Il dualismo come chiave narrativa
Il titolo Mi ami mi odi non è solo un claim d’impatto: è la chiave di lettura dell’intero progetto. Elodie mette in scena il conflitto – affettivo, mediatico, sociale – come cuore pulsante della sua musica. Ogni traccia è un frammento emotivo che oscilla tra seduzione e rabbia, potere e vulnerabilità.
Nel brano d’apertura, Mi ami mi odi, prodotto da Dardust, le linee melodiche si spezzano su beat serrati e bassi da club berlinese. È un pezzo che parla di relazioni tossiche, ma anche del prezzo della visibilità. Elodie canta: “Mi ami perché brillo / mi odi se non ti guardo”, e il messaggio è trasparente: il giudizio del pubblico è una forma d’amore malato.
Estetica sonora: tra clubbing e cupezza romantica
Musicalmente, l’album è un melting pot che funziona. Ci sono influenze house (Black Nirvana), richiami all’italo disco, momenti orchestrali che esplodono in climax emozionali.

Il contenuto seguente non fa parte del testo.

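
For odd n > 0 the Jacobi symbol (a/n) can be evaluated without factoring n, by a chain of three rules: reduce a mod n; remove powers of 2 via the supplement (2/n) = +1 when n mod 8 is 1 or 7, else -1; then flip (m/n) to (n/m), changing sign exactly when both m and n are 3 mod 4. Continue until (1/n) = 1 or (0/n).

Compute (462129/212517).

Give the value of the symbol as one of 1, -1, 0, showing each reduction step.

0

(462129/212517) = (37095/212517)   [reduce mod 212517]
reciprocity: (37095/212517) = +1·(212517/37095) since 37095 mod 4 = 3, 212517 mod 4 = 1; sign now +1
(212517/37095) = (27042/37095)   [reduce mod 37095]
27042 = 2^1·13521; (2/37095) = +1 since 37095 mod 8 = 7, so (27042/37095) = (+1)^1·(13521/37095); sign now +1
reciprocity: (13521/37095) = +1·(37095/13521) since 13521 mod 4 = 1, 37095 mod 4 = 3; sign now +1
(37095/13521) = (10053/13521)   [reduce mod 13521]
reciprocity: (10053/13521) = +1·(13521/10053) since 10053 mod 4 = 1, 13521 mod 4 = 1; sign now +1
(13521/10053) = (3468/10053)   [reduce mod 10053]
3468 = 2^2·867; (2/10053) = -1 since 10053 mod 8 = 5, so (3468/10053) = (-1)^2·(867/10053); sign now +1
reciprocity: (867/10053) = +1·(10053/867) since 867 mod 4 = 3, 10053 mod 4 = 1; sign now +1
(10053/867) = (516/867)   [reduce mod 867]
516 = 2^2·129; (2/867) = -1 since 867 mod 8 = 3, so (516/867) = (-1)^2·(129/867); sign now +1
reciprocity: (129/867) = +1·(867/129) since 129 mod 4 = 1, 867 mod 4 = 3; sign now +1
(867/129) = (93/129)   [reduce mod 129]
reciprocity: (93/129) = +1·(129/93) since 93 mod 4 = 1, 129 mod 4 = 1; sign now +1
(129/93) = (36/93)   [reduce mod 93]
36 = 2^2·9; (2/93) = -1 since 93 mod 8 = 5, so (36/93) = (-1)^2·(9/93); sign now +1
reciprocity: (9/93) = +1·(93/9) since 9 mod 4 = 1, 93 mod 4 = 1; sign now +1
(93/9) = (3/9)   [reduce mod 9]
reciprocity: (3/9) = +1·(9/3) since 3 mod 4 = 3, 9 mod 4 = 1; sign now +1
(9/3) = (0/3)   [reduce mod 3]
(0/3) = 0   [gcd(a, n) > 1]; final value = 0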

Feeling, il duetto con Tiziano Ferro, sorprende: malinconico ma elettronico, minimale ma pieno di tensione. Un brano che non cerca la radio, ma il cuore.
Anche Dimenticarsi alle 7, presentata a Sanremo 2025, si muove in bilico tra classico e contemporaneo. È la Elodie più intima, quella che non recita ma si espone. E funziona.
L’immagine è sostanza
Non si può parlare dell’album senza citare il lavoro visivo e performativo che lo accompagna. Elodie continua a utilizzare il corpo come mezzo narrativo: provocazione, eleganza e potere si mescolano in un immaginario visivo che richiama Madonna, Grace Jones, ma anche l’estetica queer post-internet.
Il corpo di Elodie non è mai passivo: è linguaggio, superficie viva, manifesto politico. Non si tratta solo di “fare scandalo”, ma di affermare un’identità complessa, che non si lascia contenere.
Difetti? Solo se cerchi rassicurazioni
L’unico vero limite del disco sta, forse, in una freddezza calcolata. In alcune tracce – Trattenermi, Sempre gli stessi – si ha la sensazione che l’estetica prevalga sull’emotività. Ma è un rischio calcolato: Elodie non vuole accarezzare l’ascoltatore, vuole sfidarlo. E in un’Italia discografica ancora conformista, è già rivoluzione.
Conclusione: il pop non deve essere educato
Mi ami mi odi non è un disco che cerca approvazione. È una presa di posizione. Con questo album, Elodie non chiede il permesso di essere ascoltata: lo pretende.
E riesce nell’impresa più difficile per un’artista pop nel 2025: trasformare l’ambivalenza in stile, il conflitto in arte, il corpo in idea.
Che tu la ami o la odi, Elodie ha già vinto.